Thanks for the thoroughly reassuring input. Sounds like you know your bricks!I agree, and I work with various models daily. It generally gives an answer designed to be pleasing, and you can get it to make alterations the outcome based on how you phrase the question (and you then interpret the response which introduces another slant..) but it is indeed a useful tool, like a cautious 10 year old that's read the entire internet
One thing is certain; an AI has never built a wall, nor knocked a hole in one. Dodgy foundations or not, if the wall is presently standing, putting a 200x200 hole in it will have no discernible effect, even if the hole were made right at the end of a leaf so there was only brickwork on one side of the hole it wouldn't fall down, unless the mortar is completely shagged and can be wriggled out with a pencil. Even if the foundations were made of sand, there would be no change, because a hole of that size just doesn't have a significant enough effect on the transmission of self-weight load down the wall. By the time you're at the bottom of the bricks on the row below the load triangle will have closed up again..

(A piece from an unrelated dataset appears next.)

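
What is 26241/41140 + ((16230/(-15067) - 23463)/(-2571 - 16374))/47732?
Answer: 2979530475412741/4671045214274010 ≈ 0.63787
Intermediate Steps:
26241/41140 + ((16230/(-15067) - 23463)/(-2571 - 16374))/47732 = 26241*(1/41140) + ((16230*(-1/15067) - 23463)/(-18945))*(1/47732) = 26241/41140 + ((-16230/15067 - 23463)*(-1/18945))*(1/47732) = 26241/41140 - 353533251/15067*(-1/18945)*(1/47732) = 26241/41140 + (117844417/95148105)*(1/47732) = 26241/41140 + 117844417/4541609347860 = 2979530475412741/4671045214274010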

If you want to be ultra careful, you could look at hiring a large core drill and drilling through the wall (no hammer) - cat flaps can be fitted to round holes
Does remind me of the Fred Dibnah footage where his chimneys would seem to hold themselves up despite props being burned almost entirely away...
So far so good. I put a card template to the wall and drew around it.
Stitch-drilled for about 2 hours. Hoover nearly caught fire...
Shout out to Bosch Expert drill bits. Sailed through with a corded drill (not on hammer). Honey combing every which way was a P.I.T.A. eventually with a 4 inch screwdriver it snapped the block out and fell in at me.
A multi tool with diamond head made it all very neat indeed. .....
And it was upside down.
Had to drill more to take off corners. Gutted.
So far, mine and neighbours house are still standing. Cat is not at all amused.